The delema here is that safety is regulated by the regulatory aithorities. A reasonable degree of safety can be acheived just by complying with established regulations. In order though to maintain higher standards of safety we must introduce quality. You see where I am getting at? The two are inter related since in order to improve safety you have to improve quality and in order to have quality you have to improve safety
 

Jen Kirley

Quality and Auditing Expert
Leader
Admin
Flyboy said:
Dear friends

I have recently been nominated as Quality Manager of an airline. My experience in aviation is quite extensive but in Quality Management I have had little experience. I was very inerested to read a lot of your comments on various quality issues. I am trying to get a broad view of how Quality and Safety can or cannot work together. I would appreciate all your comments (especially if any airline people are reading this) on the following.

Can quality and safety go hand in hand or can one restrict the other?
Shall I be pushing qulity - and safety will follow or vise versa?
If they should be kept separetly can one comlement the other and how?

Thanks
Flyboy
Something I want to ask, however obtuse it may seem, is this: Safety for the internal customers, external customers or both?

External customers (passengers) is obvious; a desirable outcome and evidence of "goodness" or "fitness for use". Both are historic definitions of quality. In this respect, safety and quality are inextricably linked as passenger safety is surely on top of your list of success metrics.

Arguably the safety of internal customers (airline employees) is also a powerful contributor to your success. Onboard Navy vessels, before each section of steam piping was removed we would test a lagging sample for asbestos. Our workers' long term health, and the long term health of customer sailors was equally important as the ships' deployment schedule. The asbestos absence must be assured, or it must be removed according to procedure before the repairs could take place. Similarly we took great pains to ensure safe procedures were followed while repairs of other sensitive items took place, like oxygen valves on submarines. Long term results were given the same weight as short term results. Our results were excellent; ships usually sailed on time due to good planning, but also there was not much costly rework because of all that in-process care and accidents due to systems failure were few. I miss that devotion to excellence in my work...

Do you see what I mean? When your objectives include more than meeting schedules, but also a sparkling safety record, and comfort for your passengers, your airline can enjoy a good reputation as a quality service provider.

There is a good deal of human action in an airline's processes. Freedom from workplace illness among your employees, good housekeeping for industrial hygienic health and fewer injuries at work, good morale for maximum concentration and devotion to duty and other seemingly peripheral considerations will doubtlessly contribute to the main objective: planes consistently come down in as good condition as they went up.

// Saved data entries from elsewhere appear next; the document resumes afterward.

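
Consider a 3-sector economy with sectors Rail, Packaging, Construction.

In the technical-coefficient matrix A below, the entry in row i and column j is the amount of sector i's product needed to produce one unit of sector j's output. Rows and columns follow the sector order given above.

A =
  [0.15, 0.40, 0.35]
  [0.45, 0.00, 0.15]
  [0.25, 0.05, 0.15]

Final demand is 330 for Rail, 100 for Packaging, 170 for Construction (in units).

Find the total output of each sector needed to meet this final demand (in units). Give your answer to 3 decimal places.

x_1 = 846.991, x_2 = 553.396, x_3 = 481.668

I − A =
  [   0.85    -0.40    -0.35]
  [  -0.45     1.00    -0.15]
  [  -0.25    -0.05     0.85]
Cofactors of I−A, C_ij = (−1)^(i+j)·(minor ij) (rows/columns in the sector order above):
  C_11 = (1.00)(0.85) − (-0.15)(-0.05) = 0.8425
  C_12 = −[(-0.45)(0.85) − (-0.15)(-0.25)] = 0.4200
  C_13 = (-0.45)(-0.05) − (1.00)(-0.25) = 0.2725
  C_21 = −[(-0.40)(0.85) − (-0.35)(-0.05)] = 0.3575
  C_22 = (0.85)(0.85) − (-0.35)(-0.25) = 0.6350
  C_23 = −[(0.85)(-0.05) − (-0.40)(-0.25)] = 0.1425
  C_31 = (-0.40)(-0.15) − (-0.35)(1.00) = 0.4100
  C_32 = −[(0.85)(-0.15) − (-0.35)(-0.45)] = 0.2850
  C_33 = (0.85)(1.00) − (-0.40)(-0.45) = 0.6700
det(I−A) = Σ_j (I−A)_1j·C_1j = (0.85)(0.8425) + (-0.40)(0.4200) + (-0.35)(0.2725) = 0.45275
adj(I−A) = Cᵀ =
  [ 0.8425   0.3575   0.4100]
  [ 0.4200   0.6350   0.2850]
  [ 0.2725   0.1425   0.6700]
(I − A)⁻¹ = adj(I−A) / det(I−A) ≈
  [   1.8609     0.7896     0.9056]
  [   0.9277     1.4025     0.6295]
  [   0.6019     0.3147     1.4798]
x = (I − A)⁻¹ d = adj(I−A)·d / det(I−A), with det(I−A) = 0.45275:
  x_1 = (0.8425·330 + 0.3575·100 + 0.4100·170) / 0.45275 = 383.475 / 0.45275 ≈ 846.991
  x_2 = (0.4200·330 + 0.6350·100 + 0.2850·170) / 0.45275 = 250.55 / 0.45275 ≈ 553.396
  x_3 = (0.2725·330 + 0.1425·100 + 0.6700·170) / 0.45275 = 218.075 / 0.45275 ≈ 481.668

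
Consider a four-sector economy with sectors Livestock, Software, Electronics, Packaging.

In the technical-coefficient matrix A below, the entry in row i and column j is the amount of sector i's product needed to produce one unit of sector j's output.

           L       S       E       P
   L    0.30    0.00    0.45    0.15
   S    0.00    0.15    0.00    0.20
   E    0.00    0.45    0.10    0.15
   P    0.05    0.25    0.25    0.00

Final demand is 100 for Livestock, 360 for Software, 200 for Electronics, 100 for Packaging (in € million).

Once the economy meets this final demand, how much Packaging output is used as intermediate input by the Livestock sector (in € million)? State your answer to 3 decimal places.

I − A =
  [   0.70     0.00    -0.45    -0.15]
  [   0.00     0.85     0.00    -0.20]
  [   0.00    -0.45     0.90    -0.15]
  [  -0.05    -0.25    -0.25     1.00]
Compute the cofactors C_ij = (−1)^(i+j)·(3×3 minor ij) of I−A; the adjugate is their transpose:
adj(I−A) = Cᵀ =
  [ 0.665625   0.270000   0.391875   0.212625]
  [ 0.009000   0.593625   0.039500   0.126000]
  [ 0.010875   0.337875   0.553625   0.152250]
  [ 0.038250   0.246375   0.167875   0.535500]
det(I−A) = Σ_j (I−A)_1j·C_1j = (0.70)(0.665625) + (0.00)(0.009000) + (-0.45)(0.010875) + (-0.15)(0.038250) = 0.45530625
(I − A)⁻¹ = adj(I−A) / det(I−A) ≈
  [   1.4619     0.5930     0.8607     0.4670]
  [   0.0198     1.3038     0.0868     0.2767]
  [   0.0239     0.7421     1.2159     0.3344]
  [   0.0840     0.5411     0.3687     1.1761]
First solve x = (I − A)⁻¹ d = adj(I−A)·d / det(I−A); in particular x_L = (0.665625·100 + 0.270000·360 + 0.391875·200 + 0.212625·100) / 0.45530625 = 263.40 / 0.45530625 ≈ 578.51172.
Intermediate flow from P to L: z_PL = a_PL · x_L = 0.05 × 263.40 / 0.45530625 = 13.17 / 0.45530625 ≈ 28.926.

z_PL = 28.926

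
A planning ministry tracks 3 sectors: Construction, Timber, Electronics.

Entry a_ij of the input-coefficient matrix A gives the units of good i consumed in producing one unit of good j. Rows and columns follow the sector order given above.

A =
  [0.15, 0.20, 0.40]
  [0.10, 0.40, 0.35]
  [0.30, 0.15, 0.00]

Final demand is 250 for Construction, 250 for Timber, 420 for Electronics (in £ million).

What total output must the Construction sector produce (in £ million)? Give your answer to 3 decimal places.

I − A =
  [   0.85    -0.20    -0.40]
  [  -0.10     0.60    -0.35]
  [  -0.30    -0.15     1.00]
Cofactors of I−A, C_ij = (−1)^(i+j)·(minor ij) (rows/columns in the sector order above):
  C_11 = (0.60)(1.00) − (-0.35)(-0.15) = 0.5475
  C_12 = −[(-0.10)(1.00) − (-0.35)(-0.30)] = 0.2050
  C_13 = (-0.10)(-0.15) − (0.60)(-0.30) = 0.1950
  C_21 = −[(-0.20)(1.00) − (-0.40)(-0.15)] = 0.2600
  C_22 = (0.85)(1.00) − (-0.40)(-0.30) = 0.7300
  C_23 = −[(0.85)(-0.15) − (-0.20)(-0.30)] = 0.1875
  C_31 = (-0.20)(-0.35) − (-0.40)(0.60) = 0.3100
  C_32 = −[(0.85)(-0.35) − (-0.40)(-0.10)] = 0.3375
  C_33 = (0.85)(0.60) − (-0.20)(-0.10) = 0.4900
det(I−A) = Σ_j (I−A)_1j·C_1j = (0.85)(0.5475) + (-0.20)(0.2050) + (-0.40)(0.1950) = 0.346375
adj(I−A) = Cᵀ =
  [ 0.5475   0.2600   0.3100]
  [ 0.2050   0.7300   0.3375]
  [ 0.1950   0.1875   0.4900]
(I − A)⁻¹ = adj(I−A) / det(I−A) ≈
  [   1.5807     0.7506     0.8950]
  [   0.5918     2.1075     0.9744]
  [   0.5630     0.5413     1.4147]
x = (I − A)⁻¹ d = adj(I−A)·d / det(I−A), with det(I−A) = 0.346375:
  x_1 = (0.5475·250 + 0.2600·250 + 0.3100·420) / 0.346375 = 332.075 / 0.346375 ≈ 958.715
  x_2 = (0.2050·250 + 0.7300·250 + 0.3375·420) / 0.346375 = 375.50 / 0.346375 ≈ 1084.085
  x_3 = (0.1950·250 + 0.1875·250 + 0.4900·420) / 0.346375 = 301.425 / 0.346375 ≈ 870.227

x_1 = 958.715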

I can think of very few industries where safety and quality would be less closely linked.
 

Al Rosen

Leader
Super Moderator
Miner said:
Read James Harrington's articles in October and November's Quality Digest about his airline experiences. Take a page from the Six Sigma process and determine the CTQs (Critical to Quality) for your customers. Use metrics that reflect what the customer experiences. For example, on-time departure means takeoff, not pulling away from the gate (and sitting 30 minutes on the tarmac). On-time arrival means when the door opens, not landing (and sitting 30 minutes waiting on a gate and missing your connection).
I thought they were good. Here are links for the October 2005 and November 2005 articles. Of course in a month, the November link will be useless and in three months both, will be broken.